Müslüman’ın fert ve toplum yararına yaptığı her işin ibadet sayıldığını yukarıdaki tariflerde açıklamıştık. Çocuğa öncelikle ana babaya, arkadaşlara, komşulara, yaşlılara, özürlülere... Kısacası tüm insanlara iyilik yapmanın dinimizce ibadet olarak kabul edildiği ve yapılan iyiliklerin mükâfatını Yüce Allah’ın hem bu dünyada, hem de ahirette bol bol vereceği bilincinin kazandırılmasına gayret edilmelidir. Bunun yanında yemeğe başlarken besmele ile başlanması, sağ elle yenmesi, bitiminde elhamdülillâh denilmesi gibi yeme içme adabı, topluluk içindeyken dinleme ve konuşma adabı, temizlik alışkanlığı, selâmlaşmanın öğretilmesi gibi konular, günlük hayatta yeri geldikçe çocuğa hatırlatılmadır. Zaten büyük bir öğrenme arzusu içinde bulunan çocuk, büyüklerinde, özellikle ana babasında ne gördüyse taklit ederek sürekli kendiliğinden öğrenme faaliyeti içerisinde olacaktır. Bu davranışları aile büyüklerinin, çocuğun göreceği şekilde uygulaması, öğretimin büyük kısmını kendiliğinden sağlayacaktır. Geriye çocuk bunları uygulamadığında, tatlı dille uyarmak, yaptığında ne gibi faydaları olacağını anlatmak ve uyguladığında da zaman zaman çeşitli şekillerde ödüllendirmek, takdir etmek kalır ki, anne babanın bunları da titizlikle uygulamaları gerekir. Rasûlullah (s.a.v.) Efendimiz onca vazifesine rağmen etrafındaki çocukların hareketlerine daima dikkat etmiş ve onları iyi ve güzel davranışları yapmaya yönlendirme konusunda en ufak bir fırsatı bile ihmal etmemiştir. Mesela, Ömer bin Seleme’ye yemek yerken: ’Ey çocuk, yemeğe besmeleyle başla, sağ elinle ve önünden ye.’(2), Hz. Enes’e: ’Yavrucuğum! Evine girdiğin zaman evde bulunanlara selâm ver, bu hem sana hem onlara bereket getirir.’(3) sözlerini ve hasta olan Sa’d bin Ubade’yi ziyarete giderken henüz çocuk yaşta olan Üsame bin Zeyd’i yanında götürmesini (4) bu hususlara örnek olarak verebiliriz. (5) Anne, babalar da çocuklarına bu güzel davranışları ve ibadetleri kazandırma konusunda uyanık olmalı, her fırsatı değerlendirmeye gayret etmelidirler. ’Çocuktur, büyüyünce doğrusunu öğrenir.’ gibi gerekçelerle yanlış olan davranışlarını görmezden gelme yanlışına düşmemelidirler.

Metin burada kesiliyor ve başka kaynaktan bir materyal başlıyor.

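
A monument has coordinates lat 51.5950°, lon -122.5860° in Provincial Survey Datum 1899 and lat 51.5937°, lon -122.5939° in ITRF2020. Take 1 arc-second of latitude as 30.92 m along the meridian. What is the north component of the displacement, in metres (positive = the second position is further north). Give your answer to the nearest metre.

ΔN = -145 m

Δφ = 51.5937° − 51.5950° = -0.0013°; Δλ = -122.5939° − -122.5860° = -0.0079°.
1° of latitude = 3600 × 30.92 = 111312 m.
ΔN = Δφ × 111312 = -144.7 m; ΔE = Δλ × 111312 × cos(51.5950°) = -0.0079 × 111312 × 0.621216 = -546.3 m.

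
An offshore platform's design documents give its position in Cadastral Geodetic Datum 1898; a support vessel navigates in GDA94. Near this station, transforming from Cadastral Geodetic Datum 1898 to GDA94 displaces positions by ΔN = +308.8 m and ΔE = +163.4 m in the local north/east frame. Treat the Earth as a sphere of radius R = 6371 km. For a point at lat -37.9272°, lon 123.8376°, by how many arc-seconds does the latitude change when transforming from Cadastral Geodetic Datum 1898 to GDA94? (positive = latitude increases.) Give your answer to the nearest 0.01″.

Δφ = 10.00″

On a sphere of radius R, 1 rad of latitude = R, so Δφ = ΔN / R = 308.8 / 6371000 = 4.8470e-05 rad = 9.998″.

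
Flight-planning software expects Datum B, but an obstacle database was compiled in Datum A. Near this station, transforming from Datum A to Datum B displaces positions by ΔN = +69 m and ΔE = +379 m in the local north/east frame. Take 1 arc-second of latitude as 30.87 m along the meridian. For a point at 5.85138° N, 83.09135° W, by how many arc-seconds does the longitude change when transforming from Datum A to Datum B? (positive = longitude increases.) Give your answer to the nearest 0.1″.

Δλ = 12.3″

At latitude 5.85138°, cos φ = 0.994790.
1″ of longitude at this latitude = 30.87 × cos φ = 30.7092 m, so Δλ = 379.0 / 30.7092 = 12.342″.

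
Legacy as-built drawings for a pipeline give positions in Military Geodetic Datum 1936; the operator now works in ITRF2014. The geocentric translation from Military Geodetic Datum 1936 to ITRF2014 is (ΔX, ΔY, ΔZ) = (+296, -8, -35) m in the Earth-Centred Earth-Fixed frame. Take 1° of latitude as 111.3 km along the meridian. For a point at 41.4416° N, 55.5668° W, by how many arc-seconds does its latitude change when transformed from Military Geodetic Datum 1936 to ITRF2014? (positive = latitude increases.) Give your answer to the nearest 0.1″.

Δφ = -4.6″

sin φ = 0.661856, cos φ = 0.749631, sin λ = -0.824786, cos λ = 0.565445.
North component: ΔN = −sin φ cos λ·ΔX − sin φ sin λ·ΔY + cos φ·ΔZ = −(0.661856)(0.565445)(296) − (0.661856)(-0.824786)(-8) + (0.749631)(-35) = -141.38 m.
1° of latitude spans 111300 m, so Δφ = -141.38 / 111300 × 3600 = -4.573″.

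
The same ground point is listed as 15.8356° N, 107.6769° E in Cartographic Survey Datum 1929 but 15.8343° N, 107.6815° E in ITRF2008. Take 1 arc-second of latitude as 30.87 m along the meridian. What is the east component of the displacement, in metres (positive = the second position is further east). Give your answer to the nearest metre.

Δφ = 15.8343° − 15.8356° = -0.0013°; Δλ = 107.6815° − 107.6769° = +0.0046°.
1° of latitude = 3600 × 30.87 = 111132 m.
ΔN = Δφ × 111132 = -144.5 m; ΔE = Δλ × 111132 × cos(15.8356°) = +0.0046 × 111132 × 0.962049 = 491.8 m.

ΔE = 492 m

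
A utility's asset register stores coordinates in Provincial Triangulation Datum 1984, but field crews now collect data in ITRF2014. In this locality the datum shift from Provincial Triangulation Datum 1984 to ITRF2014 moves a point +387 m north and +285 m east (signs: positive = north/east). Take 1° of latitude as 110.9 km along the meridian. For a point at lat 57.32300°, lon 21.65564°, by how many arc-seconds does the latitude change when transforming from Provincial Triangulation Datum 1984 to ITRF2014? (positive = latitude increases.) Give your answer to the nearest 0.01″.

Δφ = 12.56″

1° of latitude = 110.9 km, so Δφ = 387.0 / 110900 = 0.0034896° = 12.563″.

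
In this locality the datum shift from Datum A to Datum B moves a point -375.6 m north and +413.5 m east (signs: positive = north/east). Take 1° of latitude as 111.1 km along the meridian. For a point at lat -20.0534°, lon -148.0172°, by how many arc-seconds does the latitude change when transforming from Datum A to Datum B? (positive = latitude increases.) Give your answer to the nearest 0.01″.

Δφ = -12.17″

1° of latitude = 111.1 km, so Δφ = -375.6 / 111100 = -0.0033807° = -12.171″.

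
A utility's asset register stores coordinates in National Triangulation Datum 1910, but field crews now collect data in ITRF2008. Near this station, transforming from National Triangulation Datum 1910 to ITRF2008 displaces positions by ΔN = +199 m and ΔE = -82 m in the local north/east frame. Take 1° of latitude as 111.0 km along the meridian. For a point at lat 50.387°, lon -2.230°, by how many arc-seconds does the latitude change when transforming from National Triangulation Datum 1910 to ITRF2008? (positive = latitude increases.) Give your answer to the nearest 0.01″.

1° of latitude = 111.0 km, so Δφ = 199.0 / 111000 = 0.0017928° = 6.454″.

Δφ = 6.45″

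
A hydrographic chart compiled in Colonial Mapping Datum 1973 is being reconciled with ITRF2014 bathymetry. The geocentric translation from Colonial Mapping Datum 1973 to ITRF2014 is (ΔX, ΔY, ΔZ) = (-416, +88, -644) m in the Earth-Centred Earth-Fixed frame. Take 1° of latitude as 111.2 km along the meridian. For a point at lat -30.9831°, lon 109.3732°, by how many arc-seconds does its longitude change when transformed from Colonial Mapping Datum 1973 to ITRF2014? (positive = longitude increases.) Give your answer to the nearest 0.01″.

sin φ = -0.514785, cos φ = 0.857319, sin λ = 0.943378, cos λ = -0.331720.
East component: ΔE = −sin λ·ΔX + cos λ·ΔY = −(0.943378)(-416) + (-0.331720)(88) = 363.25 m.
1° of latitude spans 111200 m; at latitude φ, 1° of longitude spans that × cos φ = 95333.9 m, so Δλ = 363.25 / 95333.9 × 3600 = 13.717″.

Δλ = 13.72″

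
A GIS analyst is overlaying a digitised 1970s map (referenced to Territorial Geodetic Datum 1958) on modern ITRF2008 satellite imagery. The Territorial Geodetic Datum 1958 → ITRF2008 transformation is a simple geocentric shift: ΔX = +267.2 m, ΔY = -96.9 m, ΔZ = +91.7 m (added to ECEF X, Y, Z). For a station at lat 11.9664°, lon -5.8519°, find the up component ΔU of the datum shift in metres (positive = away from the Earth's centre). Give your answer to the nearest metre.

ΔU = 289 m

At φ = 11.9664°, λ = -5.8519°: sin φ = 0.207338, cos φ = 0.978269, sin λ = -0.101957, cos λ = 0.994789.
ΔU = cos φ cos λ·ΔX + cos φ sin λ·ΔY + sin φ·ΔZ = (0.978269)(0.994789)(267.2) + (0.978269)(-0.101957)(-96.9) + (0.207338)(91.7) = 288.71 m.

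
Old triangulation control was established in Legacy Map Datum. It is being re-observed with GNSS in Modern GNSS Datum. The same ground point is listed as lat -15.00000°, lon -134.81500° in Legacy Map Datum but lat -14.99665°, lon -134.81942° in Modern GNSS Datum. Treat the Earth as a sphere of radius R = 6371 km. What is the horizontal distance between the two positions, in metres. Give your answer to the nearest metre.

Δφ = -14.99665° − -15.00000° = +0.00335°; Δλ = -134.81942° − -134.81500° = -0.00442°.
1° along a meridian = πR/180 = 111195 m.
ΔN = Δφ × 111195 = 372.5 m; ΔE = Δλ × 111195 × cos(-15.00000°) = -0.00442 × 111195 × 0.965926 = -474.7 m.
Distance = √(ΔE² + ΔN²) = √((-474.7)² + 372.5²) = 603.4 m.

603 m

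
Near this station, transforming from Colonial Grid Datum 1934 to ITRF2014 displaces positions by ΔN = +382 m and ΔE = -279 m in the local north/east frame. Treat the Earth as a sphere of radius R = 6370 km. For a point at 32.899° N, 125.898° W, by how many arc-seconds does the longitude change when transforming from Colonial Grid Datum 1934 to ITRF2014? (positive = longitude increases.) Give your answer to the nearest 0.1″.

At latitude 32.899°, cos φ = 0.839629.
One radian of longitude at latitude φ spans R cos φ, so Δλ = ΔE / (R cos φ) = -279.0 / (6370000 × 0.839629) = -5.2165e-05 rad = -10.760″.

Δλ = -10.8″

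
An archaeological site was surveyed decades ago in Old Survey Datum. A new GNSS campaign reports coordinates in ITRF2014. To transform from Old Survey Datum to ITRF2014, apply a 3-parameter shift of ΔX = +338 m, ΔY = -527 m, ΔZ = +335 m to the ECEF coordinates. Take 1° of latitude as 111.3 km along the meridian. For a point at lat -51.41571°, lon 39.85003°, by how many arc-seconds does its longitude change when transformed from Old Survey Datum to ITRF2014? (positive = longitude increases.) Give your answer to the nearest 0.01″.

Δλ = -32.22″

sin φ = -0.781692, cos φ = 0.623665, sin λ = 0.640780, cos λ = 0.767724.
East component: ΔE = −sin λ·ΔX + cos λ·ΔY = −(0.640780)(338) + (0.767724)(-527) = -621.17 m.
1° of latitude spans 111300 m; at latitude φ, 1° of longitude spans that × cos φ = 69413.9 m, so Δλ = -621.17 / 69413.9 × 3600 = -32.216″.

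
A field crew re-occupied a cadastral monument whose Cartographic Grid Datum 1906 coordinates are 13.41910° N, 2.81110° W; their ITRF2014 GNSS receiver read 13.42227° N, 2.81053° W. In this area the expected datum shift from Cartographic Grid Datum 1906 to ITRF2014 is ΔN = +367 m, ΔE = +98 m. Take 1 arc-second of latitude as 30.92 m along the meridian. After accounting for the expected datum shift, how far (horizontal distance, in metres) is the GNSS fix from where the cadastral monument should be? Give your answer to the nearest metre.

39 m

Observed coordinate differences: Δφ = +0.00317°, Δλ = +0.00057°.
Converting to metres (1° lat = 111312 m, cos φ = 0.972699): observed ΔN = 352.9 m, observed ΔE = 61.7 m.
Subtracting the expected shift leaves a residual of 352.9 − (367) = -14.1 m north and 61.7 − (98) = -36.3 m east.
Residual distance = √((-14.1)² + (-36.3)²) = 38.9 m.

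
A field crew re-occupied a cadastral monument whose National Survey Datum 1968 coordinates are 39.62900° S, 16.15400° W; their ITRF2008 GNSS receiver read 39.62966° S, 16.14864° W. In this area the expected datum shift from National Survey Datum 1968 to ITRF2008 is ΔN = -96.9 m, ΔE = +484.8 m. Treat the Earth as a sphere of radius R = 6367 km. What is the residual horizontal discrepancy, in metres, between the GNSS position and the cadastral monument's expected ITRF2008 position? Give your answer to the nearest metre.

35 m

Observed coordinate differences: Δφ = -0.00066°, Δλ = +0.00536°.
Converting to metres (1° lat = 111125 m, cos φ = 0.770191): observed ΔN = -73.3 m, observed ΔE = 458.7 m.
Subtracting the expected shift leaves a residual of -73.3 − (-96.9) = 23.6 m north and 458.7 − (484.8) = -26.1 m east.
Residual distance = √(23.6² + (-26.1)²) = 35.1 m.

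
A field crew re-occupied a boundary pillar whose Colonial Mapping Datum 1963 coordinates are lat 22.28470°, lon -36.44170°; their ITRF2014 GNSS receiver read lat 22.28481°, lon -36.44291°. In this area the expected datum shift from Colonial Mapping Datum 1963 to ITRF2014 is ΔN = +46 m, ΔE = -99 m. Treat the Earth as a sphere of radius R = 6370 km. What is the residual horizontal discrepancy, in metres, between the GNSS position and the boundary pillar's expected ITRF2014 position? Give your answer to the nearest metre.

42 m

Observed coordinate differences: Δφ = +0.00011°, Δλ = -0.00121°.
Converting to metres (1° lat = 111177 m, cos φ = 0.925311): observed ΔN = 12.2 m, observed ΔE = -124.5 m.
Subtracting the expected shift leaves a residual of 12.2 − (46) = -33.8 m north and -124.5 − (-99) = -25.5 m east.
Residual distance = √((-33.8)² + (-25.5)²) = 42.3 m.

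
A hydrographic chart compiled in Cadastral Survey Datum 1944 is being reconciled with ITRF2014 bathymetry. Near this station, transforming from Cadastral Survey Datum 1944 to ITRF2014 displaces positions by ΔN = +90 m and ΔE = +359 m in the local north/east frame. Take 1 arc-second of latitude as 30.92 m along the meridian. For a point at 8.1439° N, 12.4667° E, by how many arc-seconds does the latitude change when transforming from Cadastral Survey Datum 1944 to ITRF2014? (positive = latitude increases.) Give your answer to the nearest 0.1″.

1″ of latitude = 30.92 m, so Δφ = 90.0 / 30.92 = 2.911″.

Δφ = 2.9″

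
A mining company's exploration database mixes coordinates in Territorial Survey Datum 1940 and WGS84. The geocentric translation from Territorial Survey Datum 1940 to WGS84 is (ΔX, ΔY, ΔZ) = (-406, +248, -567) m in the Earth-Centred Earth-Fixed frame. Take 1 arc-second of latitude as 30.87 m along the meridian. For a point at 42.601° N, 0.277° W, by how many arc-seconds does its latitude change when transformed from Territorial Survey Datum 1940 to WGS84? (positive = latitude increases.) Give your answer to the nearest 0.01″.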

İbadet öğretiminde dikkat edilmesi gereken en önemli husus, çocuğun yaşına ve öğrenebilme seviyesine dikkat etmektir. Peygamber (s.a.v.) Efendimiz: ’İnsanlarla akıllarına, seviyelerine göre konuşun.’(6) buyurmaktadır. Çocuğa öğrenmekte zorlanacağı bilgi ve davranışları zorla öğretmeye kalkmamaktır. Böyle bir davranışla hem çocuğa istenilen şeyler öğretilememiş olur (çünkü seviyesinin üzerindedir), hem de çocuğun ibadetten soğumasına neden olur. Rasûlullah (s.a.v) Efendimizin Ebu Musa ve Muaz bin Cebel’i (r.anhüm) Yemen’e gönderirken onlara söylediği: ’İnsanları dine (tatlılıkla) davet edin. Müjdeleyin, nefret ettirmeyin. Kolaylaştırın, zorlaştırmayın. Uyumlu olun, geçimsiz olmayın.’(7) sözleri çocuk olsun yetişkin olsun insanlara dini hususları öğretirken uyulması gereken temel prensibi ortaya koymaktadır.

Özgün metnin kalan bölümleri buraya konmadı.